- Born: 2 November 1936 Bakersfield, California
- Died: 25 December 2016 (aged 80) Monterey, California
- Education: UCLA
- Known for: Gragg Extrapolation
- Scientific career
- Fields: Mathematics
- Workplaces: Naval Postgraduate School
- Thesis: Repeated extrapolation to the limit in the numerical solution of ordinary differential equations (1964)
- Doctoral advisor: Peter Henrici

= William B. Gragg =

William B. Gragg (2 November 1936 – 25 December 2016) ended his career as an emeritus professor in the Department of Applied Mathematics at the Naval Postgraduate School. He has made fundamental contributions in numerical analysis, particularly the areas of numerical linear algebra and numerical methods for ordinary differential equations.

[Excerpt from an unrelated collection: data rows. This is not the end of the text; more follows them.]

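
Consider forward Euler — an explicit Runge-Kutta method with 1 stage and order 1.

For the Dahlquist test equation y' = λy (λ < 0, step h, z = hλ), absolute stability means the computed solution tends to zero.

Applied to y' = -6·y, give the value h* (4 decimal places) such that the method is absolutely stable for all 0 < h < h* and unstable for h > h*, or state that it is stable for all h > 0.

(-2.0000,0); λ=-6 ⇒ h* = 0.3333.

Test eqn y'=λy, z=hλ:
  order 1, 1-stage ⇒ R(z)=1+z
  (e.g. R(-1.48)=-0.48000, |R|=0.48000)

Solve |R(x)|<1 on ℝ⁻.
x=-1.48: |R|=0.4800
|R(-2.24)|=1.2400 |R(-1.97)|=0.9700 |R(-0.53)|=0.4700
Bisect:
  x_lo=-2.6476 |R|=1.6476  x_hi=-0.2572 |R|=0.7428
  mid=-1.45242 |R|=0.45242 →hi
  mid=-2.05001 |R|=1.05001 →lo
  mid=-1.75121 |R|=0.75121 →hi
  mid=-1.90061 |R|=0.90061 →hi
  mid=-1.97531 |R|=0.97531 →hi
  mid=-2.01266 |R|=1.01266 →lo
  mid=-1.99399 |R|=0.99399 →hi
  mid=-2.00333 |R|=1.00333 →lo
  mid=-1.99866 |R|=0.99866 →hi
  ...
  [-2.00012,-1.99997] ⇒ x*=-2.0000
So |R|<1 on (-2.0000, 0).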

He received his PhD at UCLA in 1964 under the direction of Peter Henrici. His dissertation work resulted in the Gragg Extrapolation method for the numerical solution of ordinary differential equations (sometimes also called the Bulirsch–Stoer algorithm).

Gragg is also well known for his work on the QR algorithm for unitary Hessenberg matrices, on updating the QR factorization,
superfast solution of Toeplitz systems, parallel algorithms for solving eigenvalue problems, as well as his exposition on the Pade table and its relation to a large number of algorithms in numerical analysis.